Milliyet Sanat
Milliyet Sanat » Haberler » Müzik » Jools Holland dostlarıyla güzel

Jools Holland dostlarıyla güzel

Jools Holland dostlarıyla güzel10 Temmuz 2015 - 11:07
Ünlü müzisyen ve televizyon programcısı, orkestrası ile önceki akşam İstanbul Caz Festivali'ndeydi. Vokaller Marc Almond ve Ruby Turner Açıkhava'yı ayağa kaldırdı
SELAY SARI
 
22. İstanbul Caz Festivali'nin en merakla beklenen konseri önceki akşam Harbiye Cemil Topuzlu Açıkhava Sahnesi'nde gerçekleşti. 23 yıldır süren, her müzik türünden ünlü olsun ünsüz olsun müzisyenlerin yer alabilmek için kapıda kuyruğa girdiği televizyon programı 'Later...with Jools Holland'ın sunucusu piyanist Jools Holland, kendisi dahil 15 kişilik Rhythm&Blues Orchestrası ve dört özel vokaliyle ilk kez Türkiyeli seyircinin karşısına çıktı.
 
Imelda May.
Gecenin programı sadece Jools Holland ve R&B Orkestrası'ndan ibaret değildi.
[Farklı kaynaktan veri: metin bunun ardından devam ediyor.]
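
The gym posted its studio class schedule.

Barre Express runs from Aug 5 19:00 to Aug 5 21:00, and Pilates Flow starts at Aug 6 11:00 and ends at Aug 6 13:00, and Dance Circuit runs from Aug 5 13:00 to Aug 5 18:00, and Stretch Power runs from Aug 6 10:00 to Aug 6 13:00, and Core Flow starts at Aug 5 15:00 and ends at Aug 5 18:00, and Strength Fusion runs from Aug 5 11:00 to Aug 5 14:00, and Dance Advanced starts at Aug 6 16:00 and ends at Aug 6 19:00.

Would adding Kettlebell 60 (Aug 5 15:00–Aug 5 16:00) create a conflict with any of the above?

Strength Fusion: ends Aug 5 14:00 at or before Kettlebell 60 starts Aug 5 15:00 → clear.
Dance Circuit: starts Aug 5 13:00 before Kettlebell 60 ends Aug 5 16:00, and ends Aug 5 18:00 after Kettlebell 60 starts Aug 5 15:00 → overlap.
Core Flow: starts Aug 5 15:00 before Kettlebell 60 ends Aug 5 16:00, and ends Aug 5 18:00 after Kettlebell 60 starts Aug 5 15:00 → overlap.
Barre Express: starts Aug 5 19:00 at or after Kettlebell 60 ends Aug 5 16:00 → clear.
Stretch Power: starts Aug 6 10:00 at or after Kettlebell 60 ends Aug 5 16:00 → clear.
Pilates Flow: starts Aug 6 11:00 at or after Kettlebell 60 ends Aug 5 16:00 → clear.
Dance Advanced: starts Aug 6 16:00 at or after Kettlebell 60 ends Aug 5 16:00 → clear.
Kettlebell 60 overlaps Core Flow, Dance Circuit.

Yes — it overlaps Core Flow, Dance Circuit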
Saat 21.00'de İrlandalı şarkıcı Imelda May sahneye çıktı. Kendisi de Holland'ın desteklediği ve dünyaya kazandırdığı bir değer olan May, '50'ler tipi rock' diyebileceğimiz rockabilly tarzının temsilcisi. Sempatik tavırları ile çok hareketli olmayan seyirciyi konser havasına sokmaya çalışan May, en popüler parçaları 'Johnny Got A Boom Boom' ve 'Mayhem'in yanı sıra son albümü 'Tribal'dan 'Hellfire Club', 'Gypsy in Me' ve 'It's Good to be Alive' gibi şarkıları seslendirdi. Müzisyen, 'Inside Out' şarkısında sahneye yakın bir yerde dans etmekte olan, festival direktörü Pelin Opcin'in kızı Yaz'ı sahneye davet etti. Yaz, yorulmadan icra ettiği dans figürleriyle Açıkhava'nın kalbini kazandı, akşamın Instagram yıldızı oldu.
 
May'in bölümü bittikten yaklaşık 15 dakika sonra, saat 22.30'da bu kez Holland ve orkestrası sahnedeydi. Bir gecede aynı yerde iki büyük konser olması kulağa çok hoş gelse de, bir salı gecesi 00.15'te bitecek etkinliğin sonuna kadar duramayan seyircilerin çıkması yer yer boşluklara sebep oldu.
 
Ruby Turner büyüledi
 
Bu durum Jools Holland ve orkestrasını etkilemedi. Hatta müzisyenler, özellikle ön taraflardaki seyirciler birer ikişer ayrılırken gittikçe coştu. Jools Holland, programındaki gibi son derece hareketli, asla yorulmayacak bir görüntü çizdi. Klasik '20ler blues şarkılarından Bach varyasyonları ve Ave Maria'ya kadar birçok parçayı orkestrasıyla seslendiren müzisyen, teorinin yanında pratikte de iyi bir müzisyen olduğunu kanıtladı. Orkestrası da oldukça güçlüydü, özellikle 64 yaşındaki baterist Gilson Lavis, solosuyla büyük alkış aldı.
Marc Almond.
Orkestranın eşlik ettiği ilk vokalist Mabel Ray ise böyle bir konser için zayıf bir tercihti. İkinci vokal Louise Marshall, Ray'e göre daha başarılıydı, ancak sesi orkestrayı aşmayı başarmadı. '80'lerin en tanınmış figürlerinden, eski Soft Cell üyesi Marc Almond, konserin kırılma noktası oldu. Almond, 'Say Hello, Wave Goodbye', Edith Piaf'ın 'L'hymne a l'amour'unun coverı 'If You Love Me' ve son olarak klasik 'Tainted Love' ile Açıkhava'yı ayağa kaldırmayı başardı. Jools Holland'ın konser öncesi telefon konuşmamızda, gospel efsanesi Mahalia Jackson'a benzettiği, sahneye son çıkan vokal Ruby Turner ise, sahnede kaldığı sürede Açıkhava'yı adeta coşkulu bir ayin ortamına çevirdi. Şarkıcı, hoparlörlerin zar zor dayandığı sesiyle seyircileri kendinden geçirdi. İstanbullu müzikseverler bir daha Turner kadar güçlü bir sesi ne zaman duyabilecek, merak ediyoruz.